D. J. Bernstein
Integer factorization
Circuits for integer factorization

The notion of computation cost

In my October 2001 grant proposal, I defined the cost of a computation as the product of the time taken by the computation and the cost of the hardware used for the computation.

For example, in 1998, EFF built a $130000 machine that searched the DES key space in approximately 800000 seconds. The cost of this computation was approximately 104000000000 dollar-seconds; 104000000000 is the product of 130000 and 800000.

A DES key search is perfectly parallelizable. For example, EFF could instead have built a $260000 machine that searched the DES key space in approximately 400000 seconds, or a $2600000 machine that searched the DES key space in approximately 40000 seconds. The cost of the computation would still have been approximately 104000000000 dollar-seconds.

It is, of course, easier to say ``104000000000 dollar-seconds divided pretty much any way you want'' than to say ``800000 seconds for $130000, or 400000 seconds for $260000, or 200000 seconds for $520000, or 100000 seconds for $1040000, or ...'' A single number is easier to read and easier to write than a gigantic table of numbers. Consequently, in my grant proposal, I phrased many of my results in terms of computation cost.

The June 2002 Lenstra-Shamir-Tomlinson-Tromer paper states that computation cost is a ``non-standard cost function'' and a ``new cost function.'' These statements are false; they reflect an astonishing level of ignorance of the literature. Computation cost (often called ``AT'' for the product of area and time, or the ``price-performance ratio'') is one of the most popular metrics, perhaps the most popular metric, in the VLSI research literature.

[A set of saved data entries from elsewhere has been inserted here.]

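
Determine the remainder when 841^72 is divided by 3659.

1896

Using repeated squaring:
72 in binary is 1001000, i.e. 72 = 64 + 8.
841^1 ≡ 841 (mod 3659)
841^2 ≡ 841^2 = 707281 ≡ 1094 (mod 3659)
841^4 ≡ 1094^2 = 1196836 ≡ 343 (mod 3659)
841^8 ≡ 343^2 = 117649 ≡ 561 (mod 3659)
841^16 ≡ 561^2 = 314721 ≡ 47 (mod 3659)
841^32 ≡ 47^2 = 2209 (mod 3659)
841^64 ≡ 2209^2 = 4879681 ≡ 2234 (mod 3659)
841^72 = 841^64 × 841^8 ≡ 2234 × 561 (mod 3659).
2234 × 561 = 1253274 ≡ 1896 (mod 3659).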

Even more troublesome is the implicit assertion in the Lenstra-Shamir-Tomlinson-Tromer paper that one should not use computation cost in comparing different NFS machines. In fact, comparing the computation cost of these machines leads to exactly the same conclusions as comparing time and comparing hardware cost.

Similarly, in a 15 March 2002 article, Bruce Schneier says that my improvements ``are more a result of redefining efficiency than anything else.'' That is simply not true.

To avoid further terminological debates, I have gone back to big redundant tables of time and hardware cost in these web pages. The conclusions are, of course, identical to the conclusions in my grant proposal.